When the costumed kookaburra completed the last of many heroic deeds, my daughter quickly stood up on my lap and excitedly shouted VERY loudly "Good BOY Dad!!!".
Theatre has been very much part of our lives, and I've seen the bad behavior such as you've mentioned, and young ones having to be educated about not climbing over rows of seats to get to talk to friends pre-performance, or resting their long legs on the top of the seats while talking.
Movie-wise, I have been cross and disappointed at times.
I had not seen a friend since her two girls were toddlers and they'd moved interstate.
The girls, now teenagers, were ready for a fun time at a movie catch-up. The family set up a picnic on the chair between us, of popcorn, crisps, chocolate, drinks, and icecream and happily rustled, slurped and crunched their way through the whole movie.
Guess they had a great time, but it was a big distraction for me and the people close by, and it surprised me about them. Nothing discreet about the food attack! - Pam.
Pam , loved this btw
I don't even go to the cinema these days because I can't stand being around other people whilst watching a performance.
With a mother as an actress, I was naturally brought-up going to the theatre. However, my favourite was always the annual Panto, in which my mother never appeared!
I think Clive Davis is making too sweeping a statement, typical of newspaper feature writers. 99% of audiences are appreciative, in awe, loving it, good people and quiet.
In my younger days, going to the theatre was seen as something that only "posh" people did and could afford to do, especially considering that they had proper clothes to wear there as well. Reading through the comments, a degree of snobbiness still comes out about who should be going and how they should act. GZ made a valid point by referring us back to Shakespeare's time when audiences could be quite raucous with their enjoyment.

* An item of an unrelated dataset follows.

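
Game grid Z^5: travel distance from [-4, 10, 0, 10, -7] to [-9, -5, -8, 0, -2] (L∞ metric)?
15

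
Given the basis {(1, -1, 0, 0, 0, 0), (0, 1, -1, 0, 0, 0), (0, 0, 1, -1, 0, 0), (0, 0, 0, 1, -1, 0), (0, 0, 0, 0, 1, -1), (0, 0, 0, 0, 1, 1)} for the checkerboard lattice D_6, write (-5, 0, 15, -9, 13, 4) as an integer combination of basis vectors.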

Going to the theatre is not an everyday thing for me, but a special occasion, and I dress accordingly - also out of respect for the artists (and many more people you will never see on stage but who have made the whole thing happen). I know the actors do not actually see the audience much, let alone look at their clothes, but I still consider it a sign of respect.
When someone shows annoying behaviour, the person could be quietly addressed.

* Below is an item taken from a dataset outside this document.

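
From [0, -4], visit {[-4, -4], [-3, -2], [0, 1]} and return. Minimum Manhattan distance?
18
(one optimal route: (0, -4) → (-4, -4) → (-3, -2) → (0, 1) → (0, -4))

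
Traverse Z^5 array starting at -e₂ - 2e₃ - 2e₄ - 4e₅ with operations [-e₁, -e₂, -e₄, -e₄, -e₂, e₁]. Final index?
(0, -3, -2, -4, -4)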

I have been to performances where folks have been whispering to each other all the time - near enough for it to be distracting, but not near enough for me to be able to address them.
If I want to have a chat with a friend, the theatre is not my choice of place.
As for the "nowadays" bit - what you say about Sir Laurence Olivier shows that inappropriate behaviour at the theatre is not a new invention! Sir Laurence Olivier has been gone a long time, hasn't he...
A couple of lovely stories (Nelliegrace and anon) about young children shouting out to the actors - they really made me smile as both were so very heartwarming.
Thanks everyone for your opinions.
We have been constant theatre goers for almost 60 years - everything from Broadway (NYC) shows to our local amateur group with both a main stage auditorium and a small teaching theatre-in-the-round........and every type of theatre production in between. I always 'dress up' because I enjoy that part as well as the show - plus I don't have to walk too far from the car to the venue in high heels, haha!!!!!
"Break a leg"
Going to the theatre is a treat for me but, as with all situations, I only dress up if I feel like it and don't think that just because someone wears a nice dress or a suit they will behave better or worse; I have seen bad behaviour from people of every age and stripe, but really very little over the years and I cannot say I feel it's gotten worse. In the early days of mobiles I did send a couple of people out of the cinema for answering calls in the middle of a film but never in the theatre. I suspect the amount of disruption may relate to how compelling the audience is finding the proceedings. At a recent production of My Neighbour Totoro at the Barbican the packed auditorium of mostly young people was absolutely silent, except for a few gasps of surprise, throughout.